朝の風景

交差点に差し掛かろうとした時、前方から突進してきたベンツが眼前を横切った。どんなに上等の車でも乗りては選べないということか。朝っぱらから「三度目」に出会いそうになり、えらく不機嫌である。なんとなく嫌な予感がしたので立ち止まったが、今では当たり前の風景になってしまったスマホ歩き野郎(野郎ばかりではない)であればNext Lifeへご招待であったろう。

ふと気が付くと、御器所の辺りは建て替え物件や、足場を組んで外壁をやり直すお宅が多いことに気付く。戦後の建物のリプレースと、先のオリンピック前後の家々が大型修理の時期なのだろう。メンテナンスフリーの住宅が理想なのだろけれど、人が作ったものは必ず壊れるし、まぁ、自然とてうつろうわけだから、結局のところ、ためたお金は出ていく定めにあるらしい。

御器所から鶴舞大学に至る途中のお屋敷には、ベンツだけではなく、高級車と呼ばれる部類の四つ輪が沢山並んでいる。一体どんな人達が住んでいるのだろうと思っていたのだが、自分さえ良ければという人達だということが良く分かった。恐ろしい街である。

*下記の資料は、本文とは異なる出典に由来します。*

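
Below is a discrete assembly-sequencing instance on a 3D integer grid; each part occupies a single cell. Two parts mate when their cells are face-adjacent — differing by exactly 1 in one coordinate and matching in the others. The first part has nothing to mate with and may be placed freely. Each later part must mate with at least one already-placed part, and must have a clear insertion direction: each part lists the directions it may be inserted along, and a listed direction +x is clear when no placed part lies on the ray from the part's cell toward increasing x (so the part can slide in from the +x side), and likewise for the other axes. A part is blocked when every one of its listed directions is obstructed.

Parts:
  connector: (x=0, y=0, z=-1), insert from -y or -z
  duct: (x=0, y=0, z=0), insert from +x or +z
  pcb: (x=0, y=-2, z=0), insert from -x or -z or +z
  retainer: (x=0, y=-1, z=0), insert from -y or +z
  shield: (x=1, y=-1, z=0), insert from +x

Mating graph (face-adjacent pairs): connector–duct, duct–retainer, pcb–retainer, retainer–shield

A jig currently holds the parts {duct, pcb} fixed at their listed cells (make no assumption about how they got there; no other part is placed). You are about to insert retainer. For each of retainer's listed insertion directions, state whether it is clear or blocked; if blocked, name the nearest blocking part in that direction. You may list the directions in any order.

-y: nearest on ray is pcb@(0, -2, 0) ⇒ blocked
+z: ray from retainer(0, -1, 0) has no placed part ⇒ clear

+z: clear; -y: blocked by pcb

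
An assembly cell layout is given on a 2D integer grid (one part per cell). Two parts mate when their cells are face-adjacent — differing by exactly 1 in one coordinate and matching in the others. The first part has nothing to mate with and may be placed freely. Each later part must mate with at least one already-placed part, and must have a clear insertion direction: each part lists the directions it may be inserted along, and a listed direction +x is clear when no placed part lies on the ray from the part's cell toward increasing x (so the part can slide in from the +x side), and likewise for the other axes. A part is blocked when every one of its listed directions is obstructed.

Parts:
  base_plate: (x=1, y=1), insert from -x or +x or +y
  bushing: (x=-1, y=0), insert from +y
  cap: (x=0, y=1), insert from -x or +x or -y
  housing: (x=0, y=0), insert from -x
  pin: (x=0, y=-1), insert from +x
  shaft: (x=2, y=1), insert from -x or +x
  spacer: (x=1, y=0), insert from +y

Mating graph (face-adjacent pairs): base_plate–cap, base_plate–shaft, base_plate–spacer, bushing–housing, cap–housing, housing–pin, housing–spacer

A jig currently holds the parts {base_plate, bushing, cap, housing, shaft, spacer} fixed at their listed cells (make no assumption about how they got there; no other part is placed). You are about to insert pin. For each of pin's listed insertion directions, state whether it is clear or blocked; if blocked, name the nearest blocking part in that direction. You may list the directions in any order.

+x: clear

+x: ray from pin(0, -1) has no placed part ⇒ clear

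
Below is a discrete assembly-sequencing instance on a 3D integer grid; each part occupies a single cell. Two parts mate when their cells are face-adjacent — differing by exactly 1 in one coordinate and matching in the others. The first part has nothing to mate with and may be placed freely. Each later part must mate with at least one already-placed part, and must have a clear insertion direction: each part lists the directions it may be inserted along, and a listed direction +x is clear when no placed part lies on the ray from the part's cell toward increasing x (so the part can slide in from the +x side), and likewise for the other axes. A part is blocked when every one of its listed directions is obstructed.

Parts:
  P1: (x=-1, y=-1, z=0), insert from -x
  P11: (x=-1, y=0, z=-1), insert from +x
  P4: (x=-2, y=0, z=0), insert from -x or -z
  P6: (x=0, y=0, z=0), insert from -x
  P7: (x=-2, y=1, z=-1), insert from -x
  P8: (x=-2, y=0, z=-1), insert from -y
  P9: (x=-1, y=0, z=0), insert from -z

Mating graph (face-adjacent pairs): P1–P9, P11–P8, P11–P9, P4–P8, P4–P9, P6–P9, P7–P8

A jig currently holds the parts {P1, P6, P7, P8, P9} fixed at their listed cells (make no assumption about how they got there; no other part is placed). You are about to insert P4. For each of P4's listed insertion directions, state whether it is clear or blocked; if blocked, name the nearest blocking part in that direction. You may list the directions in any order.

-x: clear; -z: blocked by P8

-x: ray from P4(-2, 0, 0) has no placed part ⇒ clear
-z: nearest on ray is P8@(-2, 0, -1) ⇒ blocked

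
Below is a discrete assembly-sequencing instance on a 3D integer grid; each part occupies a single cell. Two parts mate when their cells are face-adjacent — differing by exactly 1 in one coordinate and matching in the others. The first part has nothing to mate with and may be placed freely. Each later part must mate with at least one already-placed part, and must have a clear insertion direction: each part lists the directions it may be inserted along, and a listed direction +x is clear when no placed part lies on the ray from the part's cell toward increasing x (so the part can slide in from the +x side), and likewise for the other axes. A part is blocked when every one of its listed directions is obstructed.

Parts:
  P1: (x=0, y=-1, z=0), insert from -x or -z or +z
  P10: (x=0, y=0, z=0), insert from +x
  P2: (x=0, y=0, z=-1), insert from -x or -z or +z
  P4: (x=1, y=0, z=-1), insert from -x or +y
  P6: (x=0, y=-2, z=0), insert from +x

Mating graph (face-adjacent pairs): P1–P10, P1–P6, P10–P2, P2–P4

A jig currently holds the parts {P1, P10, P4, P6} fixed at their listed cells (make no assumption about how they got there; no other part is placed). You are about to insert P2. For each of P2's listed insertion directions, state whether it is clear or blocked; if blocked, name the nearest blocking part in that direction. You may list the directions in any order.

+z: blocked by P10; -x: clear; -z: clear

-x: ray from P2(0, 0, -1) has no placed part ⇒ clear
-z: ray from P2(0, 0, -1) has no placed part ⇒ clear
+z: nearest on ray is P10@(0, 0, 0) ⇒ blocked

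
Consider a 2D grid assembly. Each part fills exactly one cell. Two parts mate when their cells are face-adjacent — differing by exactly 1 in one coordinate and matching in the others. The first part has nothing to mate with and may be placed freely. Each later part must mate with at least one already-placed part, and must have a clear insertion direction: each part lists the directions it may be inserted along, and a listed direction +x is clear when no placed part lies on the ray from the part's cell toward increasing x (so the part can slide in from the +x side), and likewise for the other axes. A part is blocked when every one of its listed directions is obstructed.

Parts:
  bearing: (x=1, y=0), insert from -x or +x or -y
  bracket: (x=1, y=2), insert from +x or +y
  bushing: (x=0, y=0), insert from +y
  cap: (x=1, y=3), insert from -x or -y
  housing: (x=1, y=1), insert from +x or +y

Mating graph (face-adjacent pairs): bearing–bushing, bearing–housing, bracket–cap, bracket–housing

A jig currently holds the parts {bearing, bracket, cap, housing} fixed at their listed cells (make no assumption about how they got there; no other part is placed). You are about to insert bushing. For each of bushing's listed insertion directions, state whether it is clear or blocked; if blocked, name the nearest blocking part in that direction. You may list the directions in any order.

+y: ray from bushing(0, 0) has no placed part ⇒ clear

+y: clear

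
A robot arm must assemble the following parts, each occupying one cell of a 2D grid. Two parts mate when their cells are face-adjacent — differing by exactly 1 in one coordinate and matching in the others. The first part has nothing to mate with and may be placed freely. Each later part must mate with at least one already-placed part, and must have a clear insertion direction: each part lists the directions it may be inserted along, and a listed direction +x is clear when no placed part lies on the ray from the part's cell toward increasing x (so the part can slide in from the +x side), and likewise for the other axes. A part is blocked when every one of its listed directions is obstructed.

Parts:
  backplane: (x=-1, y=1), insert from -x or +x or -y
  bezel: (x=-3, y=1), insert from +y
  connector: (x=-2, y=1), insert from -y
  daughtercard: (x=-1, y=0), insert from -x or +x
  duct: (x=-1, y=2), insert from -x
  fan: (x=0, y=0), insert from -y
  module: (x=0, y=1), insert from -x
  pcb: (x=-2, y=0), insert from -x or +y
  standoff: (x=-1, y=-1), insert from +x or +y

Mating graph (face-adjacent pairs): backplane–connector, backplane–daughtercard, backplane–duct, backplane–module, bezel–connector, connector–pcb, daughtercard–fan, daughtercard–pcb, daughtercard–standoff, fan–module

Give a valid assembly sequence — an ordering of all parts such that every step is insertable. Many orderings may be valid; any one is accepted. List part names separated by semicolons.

daughtercard; fan; module; standoff; backplane; duct; connector; bezel; pcb

1. daughtercard@(-1, 0) [-x clear] — {daughtercard}
2. fan@(0, 0) [-y clear] — {daughtercard, fan}
3. module@(0, 1) [-x clear] — {daughtercard, fan, module}
4. standoff@(-1, -1) [+x clear] — {daughtercard, fan, module, standoff}
5. backplane@(-1, 1) [-x clear] — {backplane, daughtercard, fan, module, standoff}
6. duct@(-1, 2) [-x clear] — {backplane, daughtercard, duct, fan, module, standoff}
7. connector@(-2, 1) [-y clear] — {backplane, connector, daughtercard, duct, fan, module, standoff}
8. bezel@(-3, 1) [+y clear] — {backplane, bezel, connector, daughtercard, duct, fan, module, standoff}
9. pcb@(-2, 0) [-x clear] — {backplane, bezel, connector, daughtercard, duct, fan, module, pcb, standoff}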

家は土地を縛り、家具は家を縛る。昔の人は良く言ったものだ。縛り合う関係にはなりたくないものだ。お互いが高めあうそんな組織でありたいし、人でありたい。まぁ、出来損ないの人類であるからそうも都合良くは行かないのだけれど、まぁ、元気で社会のために頑張れる組織になればいいなぁと、組織を縛ってはいけないとあがいている私であります。